Poule B : Une triangulaire 100 % européenne s'installe au sommet entre l'Italie, la Belgique et la France. L'Italie remet les pendules à l'heure à son avantage en battant la France (11-8). Les Français se font très peur face à Israël (12-11), pourtant dernier du groupe et dans une autre triangulaire avec la Colombie et l'Allemagne, qui envoie finalement les Allemands en quart de finale.
Phase finale : Tir groupé hors d'Europe
En quarts de finale, les quatre équipes européennes prennent la porte. Le Canada confirme sa montée en puissance et s'impose en finale face aux États-Unis, réitérant sa performance de la Power Pool. Le Japon s'adjuge la médaille de bronze au détriment de la Nouvelle-Zélande.
Côté européen, la Belgique accroche une belle 5e place devant l'Italie, l’Allemagne et la France. Les Bleus, qui avaient pourtant battu l'Allemagne 10-5 en phase précédente, se font renverser lors du match de classement après avoir mené de 3 points. Pas de surprise notable sur le reste du tableau.
Spirit & Performances individuelles
Au classement du Spirit, l'Afrique du Sud et le Japon décrochent les deux meilleures moyennes, toutes divisions confondues. À l'inverse, Israël hérite de la note la plus basse du tournoi avec une moyenne globale de 7.9/20, plombée par un très faible 1.3/5 en Connaissance des règles et en Honnêteté.
Individuellement, les leaders de la division :
Meilleurs passeurs : Le Néo-Zélandais James Bowen domine le classement avec 34 passes décisives, suivi de près par l'Italien Niccolò Pivi (32 passes). Le premier Français, Marin Perez, s'illustre à la 4e place (27 passes).
Meilleurs marqueurs : Le Colombien Juan Jose Ochoa Chaverra et le Japonais Sohei Udo se partagent la première place avec 22 points. Baptiste Lebon est le premier tricolore à la 10e place (15 points).
La France en Bref
Historique : 3e en 2018, 2e en 2022 et 2024 aux 3 derniers mondiaux, 3e au Championnat d’Europe en 2025.
Attendue dans le Top 8 face aux cadors habituels (USA, Canada, Italie, Allemagne, Belgique, Nouvelle-Zélande, Colombie), la France a répondu présente dans ce groupe de tête, bousculée par un Japon étincelant et une Colombie en retrait.

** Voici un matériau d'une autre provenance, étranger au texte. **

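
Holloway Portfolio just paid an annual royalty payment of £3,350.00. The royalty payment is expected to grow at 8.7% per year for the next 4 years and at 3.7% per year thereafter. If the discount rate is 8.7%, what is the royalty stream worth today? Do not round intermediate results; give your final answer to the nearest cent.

D_1 = 3641.45000
D_2 = 3958.25615
D_3 = 4302.62444
D_4 = 4676.95276
Terminal value at year 4: TV = D_4×(1+g_2)/(r−g_2) = 4850.00001/0.05 = 97000.00026
P_0 = D_1/(1+r)^1 + D_2/(1+r)^2 + D_3/(1+r)^3 + D_4/(1+r)^4 + TV/(1+r)^4
    = 3350.00000 + 3350.00000 + 3350.00000 + 3350.00000 + 69479.00000 = 82879.00000

£82879.00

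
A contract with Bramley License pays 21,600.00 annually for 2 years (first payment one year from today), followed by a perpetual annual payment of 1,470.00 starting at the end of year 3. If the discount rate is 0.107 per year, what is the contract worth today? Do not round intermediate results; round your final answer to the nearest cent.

48349.23

PV of 2-year annuity: 21,600.00 × [1 − (1+0.107)^−2] / 0.107 = 37138.38764
Perpetuity value at year 2: 1,470.00 / 0.107 = 13738.31776
PV of perpetuity: 13738.31776 / (1+0.107)^2 = 11210.84415
Total PV = 37138.38764 + 11210.84415 = 48349.23180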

Dans ces confrontations à fort enjeu, le bilan tricolore est contrasté :
4 motifs de satisfaction : Les victoires contre la Colombie (13-9), l'Allemagne (10-5) et la Belgique (13-12), ainsi qu'un match accroché face aux USA (défaite 13-11).
4 déceptions : Une victoire poussive contre Israël (12-11), deux revers face à l'Italie (11-8 et 13-8) et le match retour manqué contre l'Allemagne (12-11).
L'équipe de France termine à la 8e place. Un résultat frustrant pour un collectif qui méritait probablement la 7e position, mais difficilement plus haut au vu de la concurrence. Après trois podiums mondiaux consécutifs, ce retour dans le rang laisse un goût amer.